Nur in seltenen Fällen - wie der Auseinandersetzung über den geplanten US-Raketenabwehrschild - werden dabei die wirklichen Differenzen offen angesprochen. Würden die bestehenden Konflikte zwischen den Gipfelteilnehmern in Heiligendamm unverhüllt ausgetragen, müssten diese nicht nur durch einen Hochsicherheitszaun von der Bevölkerung abgeschirmt werden, es wären auch mehrere Zäune nötig, um die Delegationen voneinander zu trennen.

Zweitens sind die versammelten Gipfelteilnehmer höchst unpopulär. Sie vertreten eine kleine, superreiche Elite, deren Abstand zum Rest der Bevölkerung sich in jüngster Zeit dramatisch erhöht hat. Sie vollziehen einen Drahtseilakt. Sie empfinden das Vorhandensein einer breiten, tief verankerten sozialen Opposition, der es lediglich an einer gemeinsamen Stimme fehlt, um sich artikulieren zu können, und sind gleichzeitig entschlossen, die Angriffe auf die Arbeiterklasse voranzutreiben und ihre Privilegien mit allen Mitteln zu verteidigen.

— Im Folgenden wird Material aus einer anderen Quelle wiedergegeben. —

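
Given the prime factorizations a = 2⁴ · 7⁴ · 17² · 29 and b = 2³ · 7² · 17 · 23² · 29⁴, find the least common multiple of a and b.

4153915417167376

max exponent per prime: 2⁴ · 7⁴ · 17² · 23² · 29⁴ = 4153915417167376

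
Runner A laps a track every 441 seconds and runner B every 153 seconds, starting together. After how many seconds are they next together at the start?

7497

441 = 3² · 7²; 153 = 3² · 17
max exponents: 3² · 7² · 17 = 7497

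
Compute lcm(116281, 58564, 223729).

104061727396

116281 = 11² · 31²; 58564 = 2² · 11⁴; 223729 = 11² · 43²
lcm takes max exponent of each prime: 2² · 11⁴ · 31² · 43² = 104061727396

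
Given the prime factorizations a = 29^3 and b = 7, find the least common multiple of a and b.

max exponent per prime: 7 · 29^3 = 170723

170723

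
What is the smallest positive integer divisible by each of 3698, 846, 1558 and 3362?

3698 = 2 · 43²; 846 = 2 · 3² · 47; 1558 = 2 · 19 · 41; 3362 = 2 · 41²
lcm takes max exponent of each prime: 2 · 3² · 19 · 41² · 43² · 47 = 49960708506

49960708506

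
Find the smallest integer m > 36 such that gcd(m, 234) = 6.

42

Multiples of 6 above 36: 6·7, 6·8, … . Need the cofactor coprime to 234/6 = 39.
Checking s = 7, 8, … the first with gcd(s, 39) = 1 is s = 7, giving 42.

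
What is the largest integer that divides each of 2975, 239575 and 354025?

2975 = 5² · 7 · 17; 239575 = 5² · 7 · 37²; 354025 = 5² · 7² · 17²
gcd takes min exponent of each prime: 5² · 7 = 175

175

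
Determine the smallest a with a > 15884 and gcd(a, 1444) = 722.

gcd(a, 1444) = 722 forces 722 | a; write a = 722s. Then gcd(722s, 722·2) = 722·gcd(s, 2), so need gcd(s, 2) = 1.
722s > 15884 gives s ≥ 23. The least s ≥ 23 coprime to 2 is 23, so a = 722·23 = 16606.

16606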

Weltweite Klassengesellschaft

Das Nachrichtenmagazin Der Spiegel hat unter der Überschrift "Gipfel der Ungerechtigkeit" einen Artikel veröffentlicht, der einige Kernzahlen der weltweiten sozialen Polarisierung zusammenfasst. Obwohl dies nicht die Absicht der Autoren ist, liest er sich wie eine nachträgliche Illustration zu Karl Marx’ "Kapital", als vernichtende Anklage gegen die kapitalistische Gesellschaft. Er zeigt nicht nur das Ausmaß der sozialen Gegensätze, sondern weist auch nach, dass das Tempo der Polarisierung rasant zunimmt.

So hat sich die Zahl der Dollar-Milliardäre allein im letzten Jahr von 793 auf 946 erhöht. 55 davon stammen aus Deutschland, das hinter den USA (415) an zweiter Stelle liegt, dicht gefolgt von Russland (53) und Indien (36). Das Vermögen dieser Milliardäre ist in einem Jahr um 35 Prozent gewachsen, auf 3,5 Billionen Dollar, mehr "als die gesamte deutsche Volkswirtschaft in einem Jahr an Waren und Dienstleistungen produziert".

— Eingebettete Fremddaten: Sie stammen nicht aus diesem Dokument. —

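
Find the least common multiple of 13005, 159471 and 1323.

13005 = 3² · 5 · 17²; 159471 = 3² · 13 · 29 · 47; 1323 = 3³ · 7²
lcm takes max exponent of each prime: 3³ · 5 · 7² · 13 · 17² · 29 · 47 = 33874032465

33874032465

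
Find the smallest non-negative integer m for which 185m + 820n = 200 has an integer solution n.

Reduce mod 820: 185m ≡ 200 (mod 820). With g = gcd(185, 820) = 5 dividing 200, divide through: 37m ≡ 40 (mod 164).
Since gcd(37, 164) = 1, m ≡ 40·(37)⁻¹ ≡ 72 (mod 164). Smallest non-negative: 72.

72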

Diesen unermesslich Reichen stehen 2,7 Milliarden Menschen gegenüber, die von weniger als zwei Dollar täglich leben müssen. Das reichste Prozent der Erdbevölkerung besitzt 51 Prozent des Gesamtvermögens, die ärmere Hälfte der Weltbevölkerung dagegen nur 1 Prozent.

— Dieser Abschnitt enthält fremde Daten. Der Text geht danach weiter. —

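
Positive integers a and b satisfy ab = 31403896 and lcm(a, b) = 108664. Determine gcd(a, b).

289

gcd·lcm = product, so gcd = 31403896/108664 = 289.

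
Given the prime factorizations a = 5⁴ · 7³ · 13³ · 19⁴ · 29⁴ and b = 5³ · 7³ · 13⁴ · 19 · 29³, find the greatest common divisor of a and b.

min exponent per shared prime: 5³ · 7³ · 13³ · 19 · 29³ = 43649752407625

43649752407625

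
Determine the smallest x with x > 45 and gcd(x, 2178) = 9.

63

2178 = 9·242. Any x with gcd(x, 2178) = 9 is a multiple of 9, say 9s, with s coprime to 242.
Need s > 45/9, so s ≥ 6. First s ≥ 6 with gcd(s, 242) = 1 is s = 7. Thus x = 9·7 = 63.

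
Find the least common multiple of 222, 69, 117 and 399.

26484822

222 = 2 · 3 · 37; 69 = 3 · 23; 117 = 3² · 13; 399 = 3 · 7 · 19
lcm takes max exponent of each prime: 2 · 3² · 7 · 13 · 19 · 23 · 37 = 26484822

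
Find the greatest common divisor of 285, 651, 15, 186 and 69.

3

gcd(285, 651): 651 = 2·285 + 81; 285 = 3·81 + 42; 81 = 1·42 + 39; 42 = 1·39 + 3; 39 = 13·3 + 0 → 3
gcd(3, 15): 15 = 5·3 + 0 → 3
gcd(3, 186): 186 = 62·3 + 0 → 3
gcd(3, 69): 69 = 23·3 + 0 → 3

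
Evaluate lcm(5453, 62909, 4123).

79957339

lcm(5453, 62909) = 5453·62909/gcd = 343042777/133 = 2579269
lcm(2579269, 4123) = 2579269·4123/gcd = 10634326087/133 = 79957339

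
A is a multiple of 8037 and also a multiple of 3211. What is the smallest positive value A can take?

8037 = 3² · 19 · 47; 3211 = 13² · 19
max exponents: 3² · 13² · 19 · 47 = 1358253

1358253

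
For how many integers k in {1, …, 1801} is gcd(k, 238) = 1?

727

238 = 2·7·17. Inclusion–exclusion on these primes:
1801 − ⌊1801/2⌋ − ⌊1801/7⌋ − ⌊1801/17⌋ + ⌊1801/14⌋ + ⌊1801/34⌋ + ⌊1801/119⌋ − ⌊1801/238⌋ = 727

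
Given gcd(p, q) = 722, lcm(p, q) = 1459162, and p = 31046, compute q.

33934

p·q = gcd·lcm = 722·1459162 = 1053514964, so q = 1053514964/31046 = 33934.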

Diese Kluft zieht sich durch arme und reiche Länder gleichermaßen hindurch. In Deutschland stagnieren die unteren Einkommen seit zehn Jahren, die Gehälter der bestbezahlten Beschäftigten sind dagegen im gleichen Zeitraum um 17 Prozent gestiegen. Allein in den letzten zwei Jahren ist der Anteil der Arbeitseinkommen am gesamten verfügbaren Einkommen von 42 auf 38 Prozent gesunken, während der Anteil der Gewinne und Vermögenseinkommen von 31 auf 35 Prozent gestiegen ist - eine Folge der "Reformen" der rot-grünen Koalition.

In Russland ist das Durchschnittseinkommen als Ergebnis der kapitalistischen Restauration um mehr als 60 Prozent gefallen. Noch heute müssen drei Viertel der Bevölkerung von weniger als 200 Euro im Monat leben. Die 500 reichsten Russen verfügen dagegen über ein Vermögen, dass 40 Prozent des Bruttoinlandsprodukts entspricht.

Diese Zahlen sagen mehr über den Charakter des G8-Gipfels, als alle salbungsvollen offiziellen Erklärungen. In Heiligendamm treffen sich die politischen Vertreter einer Finanzoligarchie, die den Globus rücksichtslos ausplündert.

Alle Gipfelteilnehmer sind in der Bevölkerung zutiefst verhasst: George W. Bush, verantwortlich für Irakkrieg und Guantanamo; Tony Blair, der sein Amt wenige Tage nach dem Gipfel diskreditiert verlässt; Romano Prodi, der gestützt auf eine angebliche Linkskoalition den italienischen Sozialstaat beseitigt; Stephen Harper, der Kanada außen- und innenpolitisch an die Bush-Administration heranführt; Shinzo Abe, der den japanischen Militarismus wieder belebt; Angela Merkel, deren Große Koalition an allen Enden kriselt und zerfällt; und Wladimir Putin, der zu traditionellen stalinistischen Unterdrückungsmethoden greift, um seine Herrschaft zu verteidigen.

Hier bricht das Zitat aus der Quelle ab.